Back in town, artists, cowboys, ranchers and craftspeople create a social fabric weaving the traditional and progressive. Literary arts are the focus during the Summer Fishtrap Gathering every July, devoted to good writing, challenging conversations and the American West. The week-long conference has hosted authors such as Bill Kittredge, Ursula K. LeGuin and Cheryl Strayed.

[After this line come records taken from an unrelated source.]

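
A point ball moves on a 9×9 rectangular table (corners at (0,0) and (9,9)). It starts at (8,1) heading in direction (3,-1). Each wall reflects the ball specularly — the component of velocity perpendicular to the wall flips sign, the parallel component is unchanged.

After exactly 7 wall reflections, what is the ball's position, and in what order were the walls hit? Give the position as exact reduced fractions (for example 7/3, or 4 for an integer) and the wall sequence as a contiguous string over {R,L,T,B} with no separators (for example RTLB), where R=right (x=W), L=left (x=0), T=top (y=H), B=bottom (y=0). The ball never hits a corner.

1. t=1/3 → R at (9,2/3); v=(-3,-1)
2. t=2/3 → B at (7,0); v=(-3,1)
3. t=7/3 → L at (0,7/3); v=(3,1)
4. t=3 → R at (9,16/3); v=(-3,1)
5. t=3 → L at (0,25/3); v=(3,1)
6. t=2/3 → T at (2,9); v=(3,-1)
7. t=7/3 → R at (9,20/3); v=(-3,-1)

Final position: (9,20/3)
Wall sequence: RBLRLTR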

Unplug daily by heading into town, where deer nonchalantly stroll the streets dotted with art galleries, handmade chocolate shops, eateries and boutiques.

Bend

Living in a Zoom town such as Bend means being closer to plenty of mountain biking trails, shops and eateries in the Old Mill District, breweries such as Crux Fermentation Project and alpine lakes.
Photo by Steve Heinrichs/Central Oregon Visitors Association

It’s not unusual to arrive at someone’s home here to find them sweating, in trail running or Nordic skiing gear, having bolted back from an outing to hop on a business call. For years people have found ways to bring their work with them to their favorite outdoors playground.

The beauty is not only in the volcanic landscape, rugged high desert surroundings and the clear, melted-snow Deschutes River that runs through it. It’s also the priority that the community places on getting out there to play in it. 

The Deschutes National Forest rolls out its green welcome mat, offering up hundreds of miles of trails for mountain biking, skiing, hiking, fishing, rafting, kayaking, swimming and standup paddling. For more arid conditions, head east of town to the Oregon Badlands Wilderness, where the terrain is punctuated with ancient, twisted junipers and rocks that appear to be hefty but are featherweight, dried lava. 

Median Sold  Home Price: $522,000*
Population: 100,421**

If your organization has a competition for best Zoom background, you could nail it by taking a meeting from atop a volcano, Pilot Butte, right in the city limits. Easy access to it all this lets you press the power-on button for your soul before you touch anything work related. Powering down afterward is easier, too.

Take to the paths through the Old Mill District, past the Les Schwab Amphitheater, which draws national acts, and along the Deschutes River to Drake Park downtown. Unwind at a brewery, trending restaurant or food cart, browse the boutiques and catch live music or theater.

The blue skies and sun have long seemed to influence the culture. People smile and wave readily and put “Be nice, you’re in Bend” stickers on their cars. They take the attitude elsewhere, too, which is easily done from Redmond Municipal Airport, about a 30-minute drive from town.